Os avanços autoritários em diversas partes do mundo fazem com que constitucionalistas, cientistas políticos e outros estudiosos voltem quase que instintivamente suas atenções à jurisdição constitucional, e isso porque suas instituições costumam ser os alvos preferidos do populismo autoritário que, arrogando para si a percepção e a elaboração dos sentimentos populares, busca minar a credibilidade das instituições que atuam de modo essencialmente contramajoritário.

Essas circunstâncias, contudo, não podem nos afastar de análises mais minuciosas das engrenagens dos poderes políticos, mesmo daquelas que aparentam certa simplicidade por conta de sua natureza formal ou procedimental. Não raras vezes, são precisamente esses mecanismos que, operacionalizando o direito ao sufrágio — núcleo dos direitos políticos e, portanto, da democracia — podem promover melhorias substanciais na qualidade da representação democrática e das próprias deliberações parlamentares.
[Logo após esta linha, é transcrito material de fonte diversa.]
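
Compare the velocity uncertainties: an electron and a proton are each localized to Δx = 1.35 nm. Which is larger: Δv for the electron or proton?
The electron has the larger minimum velocity uncertainty, by a ratio of 1836.2.

For both particles, Δp_min = ℏ/(2Δx) = 3.906e-26 kg·m/s (same for both).

The velocity uncertainty is Δv = Δp/m:
- electron: Δv = 3.906e-26 / 9.109e-31 = 4.288e+04 m/s = 42.877 km/s
- proton: Δv = 3.906e-26 / 1.673e-27 = 2.335e+01 m/s = 23.351 m/s

Ratio: 4.288e+04 / 2.335e+01 = 1836.2

The lighter particle has larger velocity uncertainty because Δv ∝ 1/m.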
Assim, não podemos sucumbir à tentação muito bem apontada por Jeremy Waldron de hipostasiar os objetivos de controle/restrição/limitação do poder político pelos aparatos constitucionais às custas do descrédito da política majoritária. [1]

Não pretendemos com isso, evidentemente, subscrever sem reservas o entusiasmo que o professor nutre em relação à democracia majoritária; antes, o leitor observará com facilidade a importância que damos ao modelo de democracia em parceria do mais ilustre contendor de Waldron, Ronald Dworkin, para quem, numa democracia, a vontade da maioria não é, muitas vezes, o método mais apropriado para se definir o que os membros da sociedade devem ser orientados a fazer. [2]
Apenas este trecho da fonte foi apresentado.